Taiwan's Tsai Ming-Liang turns inertia into suspense. He refuses sequentiality for deep dives into metaphor, but he keeps us guessing on his metaphors. The Hole starts with a black screen and news of a plague; radio voices telling people to move on, move out, the buildings and streets are not safe. Anyone left behind after midnight on New Year's Eve 1999 will be left without power, without water, and in destitution.
The film follows two folks who are not going anywhere, the Man upstairs (Lee Kang-sheng, the director's go-to stand-in), and the Woman downstairs (Yang Kuei-mei). Work matters in The Hole not as a matter of pride or even obligation, but as a routine to stave off existential collapse. The Man opens the store, looks around for a scrawny cat, his only friend. He feeds the kitty. A solitary Customer (Miao Tien, a veteran of Ming-Liang's first two movies and decades of martial arts classics) emerges for the murk. He wants a certain kind of bean paste. The Man explains that the brand is discontinued. The Customer wanders off through the indoor marketplace where only the Man's shop is open. He never speaks again. Only wanders.

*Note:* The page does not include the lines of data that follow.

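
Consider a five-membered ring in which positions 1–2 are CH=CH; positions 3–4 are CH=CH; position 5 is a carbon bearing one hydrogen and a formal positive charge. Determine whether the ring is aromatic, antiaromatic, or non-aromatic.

Antiaromatic

Every ring atom contributes a p orbital perpendicular to the ring (each doubly-bonded ring atom is sp² with one p-orbital electron; the carbocation has an empty p orbital), so the π system is cyclic and fully conjugated.
π-electron count: 2 × 2 = 4 from the double-bond units + 0 from the CH(+) atom = 4.
4 is a 4n count (n = 1), so the planar conjugated ring is antiaromatic.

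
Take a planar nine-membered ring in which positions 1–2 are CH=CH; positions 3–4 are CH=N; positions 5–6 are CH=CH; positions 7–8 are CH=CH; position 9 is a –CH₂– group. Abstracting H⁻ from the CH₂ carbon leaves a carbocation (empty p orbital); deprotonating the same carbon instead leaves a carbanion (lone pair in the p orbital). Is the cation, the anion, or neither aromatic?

The anion

In both ions every ring atom is sp² and contributes a p orbital, so both rings are fully conjugated.
Cation: 4 × 2 + 0 = 8 π electrons → 4(2), antiaromatic.
Anion: 4 × 2 + 2 = 10 π electrons → 4(2)+2, aromatic.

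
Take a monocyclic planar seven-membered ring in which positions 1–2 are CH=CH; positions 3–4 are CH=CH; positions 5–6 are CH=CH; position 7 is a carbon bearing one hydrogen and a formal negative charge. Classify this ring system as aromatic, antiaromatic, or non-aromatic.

Check conjugation: each doubly-bonded ring atom is sp² with one p-orbital electron; the carbanion's lone pair occupies the p orbital — every position has a p orbital, so the cyclic π system is continuous.
Counting π electrons: 3 × 2 = 6 from the double-bond units + 2 from the CH(-) atom = 8.
With 8 = 4·2 π electrons, Hückel's rule classifies the planar ring as antiaromatic.
(This ring is the cycloheptatrienyl anion.)

Antiaromatic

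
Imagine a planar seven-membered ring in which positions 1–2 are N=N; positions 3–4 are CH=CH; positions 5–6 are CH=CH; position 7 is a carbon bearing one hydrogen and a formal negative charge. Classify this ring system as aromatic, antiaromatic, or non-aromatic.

Antiaromatic

Every ring atom contributes a p orbital perpendicular to the ring (each doubly-bonded ring atom is sp² with one p-orbital electron; the doubly-bonded nitrogens are pyridine-type — their lone pairs lie in the ring plane, leaving one electron in the p orbital; the carbanion's lone pair occupies the p orbital), so the π system is cyclic and fully conjugated.
Counting π electrons: 3 × 2 = 6 from the double-bond units + 2 from the CH(-) atom = 8.
With 8 = 4·2 π electrons, Hückel's rule classifies the planar ring as antiaromatic.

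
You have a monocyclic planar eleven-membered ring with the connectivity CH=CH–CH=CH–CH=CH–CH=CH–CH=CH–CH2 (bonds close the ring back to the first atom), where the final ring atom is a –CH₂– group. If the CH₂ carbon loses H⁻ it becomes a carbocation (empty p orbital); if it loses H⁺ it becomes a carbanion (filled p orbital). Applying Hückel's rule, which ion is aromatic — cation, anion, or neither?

The cation

Both ions have a continuous loop of p orbitals — each ring atom is sp².
Cation: 5 × 2 + 0 = 10 π electrons → 4(2)+2, aromatic.
Anion: 5 × 2 + 2 = 12 π electrons → 4(3), antiaromatic.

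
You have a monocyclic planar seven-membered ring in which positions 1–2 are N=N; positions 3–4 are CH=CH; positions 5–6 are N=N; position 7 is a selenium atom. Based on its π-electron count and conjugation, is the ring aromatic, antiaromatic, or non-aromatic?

Antiaromatic

Check conjugation: each doubly-bonded ring atom is sp² with one p-orbital electron; each =N– nitrogen is pyridine-type (lone pair in the sp² plane, one electron in the p orbital); the selenium donates one lone pair from its p orbital — every position has a p orbital, so the cyclic π system is continuous.
π-electron count: 3 × 2 = 6 from the double-bond units + 2 from the Se atom = 8.
A 4n π count (8, n = 2) in a planar conjugated ring means antiaromatic.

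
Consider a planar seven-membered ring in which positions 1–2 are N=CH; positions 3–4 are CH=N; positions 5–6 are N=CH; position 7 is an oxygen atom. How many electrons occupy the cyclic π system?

Every ring atom contributes a p orbital perpendicular to the ring (the double-bond atoms are sp², each contributing one p electron; the doubly-bonded nitrogens are pyridine-type — their lone pairs lie in the ring plane, leaving one electron in the p orbital; the oxygen donates one lone pair from its p orbital), so the π system is cyclic and fully conjugated.
Adding the contributions, 3 × 2 = 6 from the double-bond units + 2 from the O atom = 8.

8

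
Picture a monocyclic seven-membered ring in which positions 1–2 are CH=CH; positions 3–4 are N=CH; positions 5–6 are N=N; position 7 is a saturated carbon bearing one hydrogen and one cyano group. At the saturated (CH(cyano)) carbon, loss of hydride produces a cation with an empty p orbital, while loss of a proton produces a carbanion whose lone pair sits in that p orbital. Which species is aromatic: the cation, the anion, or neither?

Both ions have a continuous loop of p orbitals — each ring atom is sp².
Cation: 3 × 2 + 0 = 6 π electrons → 4(1)+2, aromatic.
Anion: 3 × 2 + 2 = 8 π electrons → 4(2), antiaromatic.

The cation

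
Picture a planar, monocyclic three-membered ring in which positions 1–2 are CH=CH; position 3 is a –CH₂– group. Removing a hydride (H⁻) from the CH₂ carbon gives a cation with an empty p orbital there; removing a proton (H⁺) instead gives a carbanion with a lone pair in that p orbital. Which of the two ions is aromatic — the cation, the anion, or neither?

The cation

Both ions have a continuous loop of p orbitals — each ring atom is sp².
Cation: 1 × 2 + 0 = 2 π electrons → 4(0)+2, aromatic.
Anion: 1 × 2 + 2 = 4 π electrons → 4(1), antiaromatic.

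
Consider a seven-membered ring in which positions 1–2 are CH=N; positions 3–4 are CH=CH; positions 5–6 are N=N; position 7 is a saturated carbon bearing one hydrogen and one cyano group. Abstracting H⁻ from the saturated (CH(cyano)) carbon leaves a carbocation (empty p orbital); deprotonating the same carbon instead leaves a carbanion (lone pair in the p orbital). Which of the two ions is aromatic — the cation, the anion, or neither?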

Ming-Liang's a standard-bearer for Beckett's absurdity-as-painand/or vice-versa, with a dash of Sarte's hell-is-other-people. Only that dash, though, since the director sees how people want to get together, their own pride and injuries just keep getting in the way.
A conventional plague movie would proffer the sickness, then cleave the many down to the few, who must cooperate to survive. Instead he gives us the few, already disinclined to connect before the plague. When the titular hole opens in the Man's floor (the Woman's ceiling), a single cockroach crawls through. The movie plague, occasionally referenced, turns people into human cockroaches, scuttling on all fours away from any bright light.
Like humanity, roaches grow powerful in number, but singly stay vulnerable to squashing. We also get elaborate musical numbers, which I'll leave you to discover. The musical numbers make no linear sense but seem psychologically and spiritually necessary.
Government radio tells the Man and the Woman that they can't live on rainwater, but the ever-present heavy rain doesn't seem to hold out life—it encircles, sieges, and slowly crushes the building like a huge hand on a plastic strawberry cage. The singing and dancing may or may not be someone's head. It certainly emerges as an escape, necessary escape. Our unlikely couple must survive, of course. But beyond that, they must learn to push past themselves and find each other. Highly recommended. Editor’s Choice.